But there is the distinct impression that such bourgeoisie desires are sidelined in favor of something else. What Sook-hee once yearned for becomes the object of feelings not unlike Lady Hideko’s apathy and eventual contempt. There is, beyond the sexual and the erotic, and emotional and intellectual transference between the two, and that amplifies Sook-hee’s desires to be Lady Hideko, rather than to just have what she has.
So the eroticism of The Handmaiden, adapted from Sarah Waters’ Fingersmith, is identity and class based, transcending the libidinal desires of its leads and its (presumptively) male gaze. Despite of the textural sleekness of its sets, its magical roving camera, and its precisely decorated cast, Park and company roll around in a bit of trash that’s like Purple Noon, The Talented Mr. Ripley, Persona, and Bound had an orgy on a flight from England to Japan to Korea.
In the midst of this knowingly sleazy film is a stroke of earnestness, where its sex and attractions begin to vacillate between somewhat ironic exploitation and sincere adoration. There is injected in this film an authentic thrill to watching them emotionally and sexually con one another and, soon enough, explore their emotional desires. Its streaks of authentic ardor undulate more than its pseudo-pornographic poses.

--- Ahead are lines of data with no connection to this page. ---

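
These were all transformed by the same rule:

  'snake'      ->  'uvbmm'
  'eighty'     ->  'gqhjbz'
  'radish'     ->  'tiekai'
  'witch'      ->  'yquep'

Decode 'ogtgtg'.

Shifts by position in snake: pos 0: s→u (+2), pos 1: n→v (+8), pos 2: a→b (+1), pos 3: k→m (+2), pos 4: e→m (+8) — repeating every 3. A repeating key of period 3 is used — shifts +2, +8, +1 over and over.
Undoing it on ogtgtg: o−2=m, g−8=y, t−1=s, g−2=e, t−8=l, g−1=f.

myself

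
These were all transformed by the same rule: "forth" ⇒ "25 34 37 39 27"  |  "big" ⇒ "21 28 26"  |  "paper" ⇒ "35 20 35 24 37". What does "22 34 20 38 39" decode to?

coast

The number is (letter's place in the alphabet, a=1) + 19.
Undoing it on 22 34 20 38 39: 22→(22−19)÷1=3=c, 34→(34−19)÷1=15=o, 20→(20−19)÷1=1=a, 38→(38−19)÷1=19=s, 39→(39−19)÷1=20=t.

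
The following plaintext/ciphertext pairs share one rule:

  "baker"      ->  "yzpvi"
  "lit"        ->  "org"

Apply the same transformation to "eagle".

Each pair mirrors across the alphabet (b↔y, a↔z, k↔p): positions sum to 25. Letters are reflected about the middle of the alphabet (position → 25−position): Atbash.
On eagle: e↔v, a↔z, g↔t, l↔o, e↔v.

vztov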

If Lady Vengeance feels like a better film than Oldboy, which it is, it’s because whatever sense of obligation to a kind of plodding Bergman-esque philosophizing is better suited to when Park plays with it using female characters. It feels less self-serious, better at balancing tone, and Park seems to have a legitimate knack to exploring his female characters’ psychology without treating them necessarily as toys to be tortured endlessly. Some done red eyeshadow and use an axe, others grab a sniper, but Park’s women come out on top.
Thus, the women of The Handmaiden use the tools of the master’s house, as it were, and subsequently topple that house. The lurid pornography is obliterated and the men that originally sought to undermine the women are left to be destroyed by one another. In its own way, it’s a clever little ideological revenge movie, as playfully misandrist as, say, Gone Girl. Pilfer what you need and leave the rest of them to rot in Hell, or at least with a screw in their hand.